The Eastern Cape town of Grahamstown, has officially been renamed to Makhanda, Arts and Culture Minister Nathi Mthethwa announced last night. File picture: Kopano Tlape/GCIS

Johannesburg - The Eastern Cape town of Grahamstown, has officially been renamed to Makhanda, Arts and Culture Minister Nathi Mthethwa announced on SABC TV on Tuesday night. 

The minister said, "we followed the letter of the law" in renaming Grahamstown after Makhanda, who was also known as Nxele, a Xhosa warrior, philosopher and prophet. 

"From today it's Makhanda," declared Mthethwa.

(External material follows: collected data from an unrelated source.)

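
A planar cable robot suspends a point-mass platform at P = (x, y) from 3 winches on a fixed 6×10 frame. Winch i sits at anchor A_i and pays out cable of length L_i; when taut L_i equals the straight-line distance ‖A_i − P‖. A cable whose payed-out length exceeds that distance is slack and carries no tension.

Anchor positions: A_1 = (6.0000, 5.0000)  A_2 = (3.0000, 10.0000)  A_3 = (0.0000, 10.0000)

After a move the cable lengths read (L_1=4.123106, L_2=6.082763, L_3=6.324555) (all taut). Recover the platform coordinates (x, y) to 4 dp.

expand ‖A_i−P‖²=L_i² and subtract eq 1 (q_i ≔ ‖A_i‖²−L_i²)
q_1 = 36.0000+25.0000−17.0000 = 44.0000
eq1−eq2 → [6.0000  -10.0000]·P = -28.0000
eq1−eq3 → [12.0000  -10.0000]·P = -16.0000
2×2 solve → P = (2.0000, 4.0000)

(2.0000, 4.0000)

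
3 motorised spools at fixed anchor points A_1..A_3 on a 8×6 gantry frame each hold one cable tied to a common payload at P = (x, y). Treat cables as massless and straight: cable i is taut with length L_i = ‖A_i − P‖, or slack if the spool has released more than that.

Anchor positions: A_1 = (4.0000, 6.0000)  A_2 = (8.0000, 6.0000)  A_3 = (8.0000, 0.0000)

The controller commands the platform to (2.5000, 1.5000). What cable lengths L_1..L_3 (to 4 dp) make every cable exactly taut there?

L_1 = √((4.0000−2.5000)² + (6.0000−1.5000)²) = 4.7434
L_2 = √((8.0000−2.5000)² + (6.0000−1.5000)²) = 7.1063
L_3 = √((8.0000−2.5000)² + (0.0000−1.5000)²) = 5.7009

(4.7434, 7.1063, 5.7009)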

There were more than 300 objections to the name change.

Makhanda, who was also known as Nxele, was a Xhosa warrior, philosopher, prophet and military man who fought against colonialism in battles that include one where he led an attack against the British garrison at Grahamstown in 1819.

Grahamstown was named after British army officer, Colonel John Graham, who led the corps sent to clear around 20,000 Xhosa tribesmen from the area.

Mthethwa announced in June that government has gazetted the changing of the name in line with the letter and spirit of the Constitution.

Mthethwa said at the time that it was the Truth and Reconciliation Commission that recommended that the renaming of geographic features be a form of "symbolic reparation" to address an unjust past. 

"Surely, we cannot prove ourselves committed to fully achieve these reparations if we retain names such as 'Grahamstown' - named after Colonel John Graham - whose name is captured in history as being the most brutal and most vicious of the British commanders on that frontier," Mthethwa said.